En Allemagne, le rendement du Schatz à deux ans est descendu à 2,966% et le rendement du Bund à dix ans a reculé à 3,362%, revenant aux niveaux observés pour la dernière fois en 2011. En France, le rendement des OAT à dix ans a continué de reculer, culminant à 4,237%, près des niveaux non observés depuis la crise financière de 2008, malgré un septième gain sur sept jours. Le rendement des obligations du gouvernement australien de dix ans a baissé à 5,157%, après avoir touché un sommet de 15 ans de 5,205% lors de la séance précédente.
Le ralentissement fait suite à des données sur l'emploi aux États-Unis quelque peu moins fortes que prévu et à des signaux mitigés venus de la part des responsables de la Réserve fédérale, ce qui a amené à modérer les prévisions d'un resserrement monétaire agressif à l'échelle mondiale.
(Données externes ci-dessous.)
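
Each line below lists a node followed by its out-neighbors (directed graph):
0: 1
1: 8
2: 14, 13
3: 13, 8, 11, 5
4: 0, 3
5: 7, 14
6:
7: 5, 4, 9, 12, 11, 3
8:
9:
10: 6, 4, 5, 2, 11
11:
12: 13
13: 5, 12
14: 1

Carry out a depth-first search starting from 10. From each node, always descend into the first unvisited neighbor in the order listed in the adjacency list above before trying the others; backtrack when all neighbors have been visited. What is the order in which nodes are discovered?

10, 6, 4, 0, 1, 8, 3, 13, 5, 7, 9, 12, 11, 14, 2

Visit 10
10 → 6
10 → 4
4 → 0
0 → 1
1 → 8
4 → 3
3 → 13
13 → 5
5 → 7
7 → 9
7 → 12
7 → 11
5 → 14
10 → 2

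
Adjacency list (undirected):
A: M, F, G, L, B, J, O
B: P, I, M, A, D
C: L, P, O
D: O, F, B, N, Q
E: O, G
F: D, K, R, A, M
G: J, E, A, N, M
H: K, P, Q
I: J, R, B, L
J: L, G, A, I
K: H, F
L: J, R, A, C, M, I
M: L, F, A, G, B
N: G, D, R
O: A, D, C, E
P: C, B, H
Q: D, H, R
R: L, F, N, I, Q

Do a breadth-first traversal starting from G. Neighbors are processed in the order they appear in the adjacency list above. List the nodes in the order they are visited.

Visit G; enqueue J, E, A, N, M → queue [J, E, A, N, M]
Visit J; enqueue L, I → queue [E, A, N, M, L, I]
Visit E; enqueue O → queue [A, N, M, L, I, O]
Visit A; enqueue F, B → queue [N, M, L, I, O, F, B]
Visit N; enqueue D, R → queue [M, L, I, O, F, B, D, R]
Visit M → queue [L, I, O, F, B, D, R]
Visit L; enqueue C → queue [I, O, F, B, D, R, C]
Visit I → queue [O, F, B, D, R, C]
Visit O → queue [F, B, D, R, C]
Visit F; enqueue K → queue [B, D, R, C, K]
Visit B; enqueue P → queue [D, R, C, K, P]
Visit D; enqueue Q → queue [R, C, K, P, Q]
Visit R → queue [C, K, P, Q]
Visit C → queue [K, P, Q]
Visit K; enqueue H → queue [P, Q, H]
Visit P → queue [Q, H]
Visit Q → queue [H]
Visit H → queue []

G -> J -> E -> A -> N -> M -> L -> I -> O -> F -> B -> D -> R -> C -> K -> P -> Q -> H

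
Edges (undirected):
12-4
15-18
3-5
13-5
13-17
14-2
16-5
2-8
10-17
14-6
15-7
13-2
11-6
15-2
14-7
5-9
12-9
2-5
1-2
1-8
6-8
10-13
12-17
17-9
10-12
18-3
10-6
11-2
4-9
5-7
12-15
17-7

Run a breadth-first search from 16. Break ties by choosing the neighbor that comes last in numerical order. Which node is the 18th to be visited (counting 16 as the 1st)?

6

Visit 16; enqueue 5 → queue [5]
Visit 5; enqueue 13, 9, 7, 3, 2 → queue [13, 9, 7, 3, 2]
Visit 13; enqueue 17, 10 → queue [9, 7, 3, 2, 17, 10]
Visit 9; enqueue 12, 4 → queue [7, 3, 2, 17, 10, 12, 4]
Visit 7; enqueue 15, 14 → queue [3, 2, 17, 10, 12, 4, 15, 14]
Visit 3; enqueue 18 → queue [2, 17, 10, 12, 4, 15, 14, 18]
Visit 2; enqueue 11, 8, 1 → queue [17, 10, 12, 4, 15, 14, 18, 11, 8, 1]
Visit 17 → queue [10, 12, 4, 15, 14, 18, 11, 8, 1]
Visit 10; enqueue 6 → queue [12, 4, 15, 14, 18, 11, 8, 1, 6]
Visit 12 → queue [4, 15, 14, 18, 11, 8, 1, 6]
Visit 4 → queue [15, 14, 18, 11, 8, 1, 6]
Visit 15 → queue [14, 18, 11, 8, 1, 6]
Visit 14 → queue [18, 11, 8, 1, 6]
Visit 18 → queue [11, 8, 1, 6]
Visit 11 → queue [8, 1, 6]
Visit 8 → queue [1, 6]
Visit 1 → queue [6]
Visit 6 → queue []

Visit order: 16, 5, 13, 9, 7, 3, 2, 17, 10, 12, 4, 15, 14, 18, 11, 8, 1, 6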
Le président de la Fed de New York, John Williams, a déclaré que les décideurs politiques devraient analyser d'autres données économiques avant de déterminer la prochaine mesure de politique monétaire. Selon les données ADP, les salaires privés aux États-Unis ont augmenté de 38 000 en août, en deçà des prévisions consensuelles, ce qui renforce les signes d'un marché du travail en rétimmung avant la publication vendredi des données sur les salaires non agricoles.
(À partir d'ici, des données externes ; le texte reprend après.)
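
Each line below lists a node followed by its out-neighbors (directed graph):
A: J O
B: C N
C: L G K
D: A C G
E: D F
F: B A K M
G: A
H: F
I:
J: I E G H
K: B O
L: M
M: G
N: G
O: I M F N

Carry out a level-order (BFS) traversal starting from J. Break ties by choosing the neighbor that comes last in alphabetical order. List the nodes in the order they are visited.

Visit J; enqueue I, H, G, E → queue [I, H, G, E]
Visit I → queue [H, G, E]
Visit H; enqueue F → queue [G, E, F]
Visit G; enqueue A → queue [E, F, A]
Visit E; enqueue D → queue [F, A, D]
Visit F; enqueue M, K, B → queue [A, D, M, K, B]
Visit A; enqueue O → queue [D, M, K, B, O]
Visit D; enqueue C → queue [M, K, B, O, C]
Visit M → queue [K, B, O, C]
Visit K → queue [B, O, C]
Visit B; enqueue N → queue [O, C, N]
Visit O → queue [C, N]
Visit C; enqueue L → queue [N, L]
Visit N → queue [L]
Visit L → queue []

J -> I -> H -> G -> E -> F -> A -> D -> M -> K -> B -> O -> C -> N -> L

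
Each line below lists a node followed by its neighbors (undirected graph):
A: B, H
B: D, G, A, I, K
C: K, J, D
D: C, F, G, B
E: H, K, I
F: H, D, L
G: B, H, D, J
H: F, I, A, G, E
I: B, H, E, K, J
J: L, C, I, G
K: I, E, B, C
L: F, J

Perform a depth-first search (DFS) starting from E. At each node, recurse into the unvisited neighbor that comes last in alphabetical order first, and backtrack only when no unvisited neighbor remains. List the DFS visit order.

E, K, I, J, L, F, H, G, D, C, B, A

Visit E
E → K
K → I
I → J
J → L
L → F
F → H
H → G
G → D
D → C
D → B
B → A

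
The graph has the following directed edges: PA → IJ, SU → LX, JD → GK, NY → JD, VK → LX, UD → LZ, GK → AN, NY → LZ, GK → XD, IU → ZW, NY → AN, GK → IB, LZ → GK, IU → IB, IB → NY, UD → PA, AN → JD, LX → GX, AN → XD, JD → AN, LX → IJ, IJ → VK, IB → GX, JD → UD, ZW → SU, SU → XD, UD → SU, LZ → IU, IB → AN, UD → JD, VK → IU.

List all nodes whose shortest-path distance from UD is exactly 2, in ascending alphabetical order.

AN, GK, IJ, IU, LX, XD

Level 0: UD
Level 1: JD, LZ, PA, SU
Level 2: AN, GK, IJ, IU, LX, XD
Level 3: GX, IB, VK, ZW
Level 4: NY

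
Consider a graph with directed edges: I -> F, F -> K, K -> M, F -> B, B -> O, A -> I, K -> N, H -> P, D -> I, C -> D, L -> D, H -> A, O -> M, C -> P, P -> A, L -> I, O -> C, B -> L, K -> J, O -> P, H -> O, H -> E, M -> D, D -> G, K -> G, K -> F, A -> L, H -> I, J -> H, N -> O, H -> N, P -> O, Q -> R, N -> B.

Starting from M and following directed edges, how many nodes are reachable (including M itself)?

BFS from M visits: M, D, G, I, F, B, K, L, O, J, N, C, P, H, A, E
Reachable nodes: 16 of 18 total.

16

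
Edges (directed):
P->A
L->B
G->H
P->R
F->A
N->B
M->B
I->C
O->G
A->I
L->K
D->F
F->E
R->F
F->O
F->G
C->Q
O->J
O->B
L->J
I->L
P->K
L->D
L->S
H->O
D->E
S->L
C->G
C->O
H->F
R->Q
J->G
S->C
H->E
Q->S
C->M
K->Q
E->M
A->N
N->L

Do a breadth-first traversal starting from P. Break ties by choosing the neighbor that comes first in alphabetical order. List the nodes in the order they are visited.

P A K R I N Q F C L B S E G O M D J H

Visit P; enqueue A, K, R → queue [A, K, R]
Visit A; enqueue I, N → queue [K, R, I, N]
Visit K; enqueue Q → queue [R, I, N, Q]
Visit R; enqueue F → queue [I, N, Q, F]
Visit I; enqueue C, L → queue [N, Q, F, C, L]
Visit N; enqueue B → queue [Q, F, C, L, B]
Visit Q; enqueue S → queue [F, C, L, B, S]
Visit F; enqueue E, G, O → queue [C, L, B, S, E, G, O]
Visit C; enqueue M → queue [L, B, S, E, G, O, M]
Visit L; enqueue D, J → queue [B, S, E, G, O, M, D, J]
Visit B → queue [S, E, G, O, M, D, J]
Visit S → queue [E, G, O, M, D, J]
Visit E → queue [G, O, M, D, J]
Visit G; enqueue H → queue [O, M, D, J, H]
Visit O → queue [M, D, J, H]
Visit M → queue [D, J, H]
Visit D → queue [J, H]
Visit J → queue [H]
Visit H → queue []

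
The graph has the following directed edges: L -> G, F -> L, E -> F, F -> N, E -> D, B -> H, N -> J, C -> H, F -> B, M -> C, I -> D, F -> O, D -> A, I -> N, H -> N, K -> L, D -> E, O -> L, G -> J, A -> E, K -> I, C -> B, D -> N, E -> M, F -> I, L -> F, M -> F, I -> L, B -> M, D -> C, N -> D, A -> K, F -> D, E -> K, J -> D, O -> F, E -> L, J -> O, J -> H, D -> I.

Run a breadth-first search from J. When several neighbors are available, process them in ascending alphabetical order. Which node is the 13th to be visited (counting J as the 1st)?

Visit J; enqueue D, H, O → queue [D, H, O]
Visit D; enqueue A, C, E, I, N → queue [H, O, A, C, E, I, N]
Visit H → queue [O, A, C, E, I, N]
Visit O; enqueue F, L → queue [A, C, E, I, N, F, L]
Visit A; enqueue K → queue [C, E, I, N, F, L, K]
Visit C; enqueue B → queue [E, I, N, F, L, K, B]
Visit E; enqueue M → queue [I, N, F, L, K, B, M]
Visit I → queue [N, F, L, K, B, M]
Visit N → queue [F, L, K, B, M]
Visit F → queue [L, K, B, M]
Visit L; enqueue G → queue [K, B, M, G]
Visit K → queue [B, M, G]
Visit B → queue [M, G]
Visit M → queue [G]
Visit G → queue []

Visit order: J, D, H, O, A, C, E, I, N, F, L, K, B, M, G

B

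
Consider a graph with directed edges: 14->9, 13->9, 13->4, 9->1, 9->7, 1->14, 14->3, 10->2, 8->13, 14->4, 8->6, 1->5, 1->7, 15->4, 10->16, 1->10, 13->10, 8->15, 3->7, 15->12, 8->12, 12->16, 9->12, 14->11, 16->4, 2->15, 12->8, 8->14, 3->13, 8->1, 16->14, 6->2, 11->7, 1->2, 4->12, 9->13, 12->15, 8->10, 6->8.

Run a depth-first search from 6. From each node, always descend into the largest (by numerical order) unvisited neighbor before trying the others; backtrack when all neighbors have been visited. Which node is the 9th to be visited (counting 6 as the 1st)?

9

Visit 6
6 → 8
8 → 15
15 → 12
12 → 16
16 → 14
14 → 11
11 → 7
14 → 9
9 → 13
13 → 10
10 → 2
13 → 4
9 → 1
1 → 5
14 → 3

Visit order: 6, 8, 15, 12, 16, 14, 11, 7, 9, 13, 10, 2, 4, 1, 5, 3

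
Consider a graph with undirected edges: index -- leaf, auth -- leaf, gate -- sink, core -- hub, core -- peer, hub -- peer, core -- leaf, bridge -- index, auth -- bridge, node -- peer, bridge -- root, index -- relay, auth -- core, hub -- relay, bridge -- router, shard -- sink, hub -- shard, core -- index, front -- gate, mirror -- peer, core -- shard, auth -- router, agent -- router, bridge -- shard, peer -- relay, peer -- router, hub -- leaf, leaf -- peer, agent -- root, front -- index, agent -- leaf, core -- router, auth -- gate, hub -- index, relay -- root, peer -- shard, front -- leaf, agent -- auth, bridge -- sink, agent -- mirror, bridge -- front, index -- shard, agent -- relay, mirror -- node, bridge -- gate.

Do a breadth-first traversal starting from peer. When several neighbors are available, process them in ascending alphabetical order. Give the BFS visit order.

Visit peer; enqueue core, hub, leaf, mirror, node, relay, router, shard → queue [core, hub, leaf, mirror, node, relay, router, shard]
Visit core; enqueue auth, index → queue [hub, leaf, mirror, node, relay, router, shard, auth, index]
Visit hub → queue [leaf, mirror, node, relay, router, shard, auth, index]
Visit leaf; enqueue agent, front → queue [mirror, node, relay, router, shard, auth, index, agent, front]
Visit mirror → queue [node, relay, router, shard, auth, index, agent, front]
Visit node → queue [relay, router, shard, auth, index, agent, front]
Visit relay; enqueue root → queue [router, shard, auth, index, agent, front, root]
Visit router; enqueue bridge → queue [shard, auth, index, agent, front, root, bridge]
Visit shard; enqueue sink → queue [auth, index, agent, front, root, bridge, sink]
Visit auth; enqueue gate → queue [index, agent, front, root, bridge, sink, gate]
Visit index → queue [agent, front, root, bridge, sink, gate]
Visit agent → queue [front, root, bridge, sink, gate]
Visit front → queue [root, bridge, sink, gate]
Visit root → queue [bridge, sink, gate]
Visit bridge → queue [sink, gate]
Visit sink → queue [gate]
Visit gate → queue []

peer, core, hub, leaf, mirror, node, relay, router, shard, auth, index, agent, front, root, bridge, sink, gate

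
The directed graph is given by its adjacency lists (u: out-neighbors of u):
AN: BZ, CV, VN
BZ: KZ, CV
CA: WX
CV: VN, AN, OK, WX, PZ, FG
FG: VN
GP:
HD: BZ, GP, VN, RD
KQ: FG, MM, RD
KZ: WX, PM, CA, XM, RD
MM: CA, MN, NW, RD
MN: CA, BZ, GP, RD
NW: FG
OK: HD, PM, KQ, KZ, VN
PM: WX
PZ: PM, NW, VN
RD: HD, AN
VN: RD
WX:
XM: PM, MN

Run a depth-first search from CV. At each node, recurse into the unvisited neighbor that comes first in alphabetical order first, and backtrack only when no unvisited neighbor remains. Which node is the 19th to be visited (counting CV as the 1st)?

PZ

Visit CV
CV → AN
AN → BZ
BZ → KZ
KZ → CA
CA → WX
KZ → PM
KZ → RD
RD → HD
HD → GP
HD → VN
KZ → XM
XM → MN
CV → FG
CV → OK
OK → KQ
KQ → MM
MM → NW
CV → PZ

Visit order: CV, AN, BZ, KZ, CA, WX, PM, RD, HD, GP, VN, XM, MN, FG, OK, KQ, MM, NW, PZ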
Les acteurs du marché ont mentionné les risques géopoltiques dans le golfe Persique comme une préoccupation persistante, les tensions à propos du détroit d'Hormuz gardant les prix du pétrole brut élevés et compliquant les efforts de désinflation. Les services de la dette souveraine font également face à des difficultés structurelles dues à l'effort accru de prêts publiques pour financer des programmes budgétaires, aggravé par une augmentation de l'émission d'obligations d'entreprise liées aux investissements dans les infrastructures liées à l'intelligenceartificielle.
La Banque centrale européenne doit tenir sa prochaine réunion de politique monétaire le 10 septembre.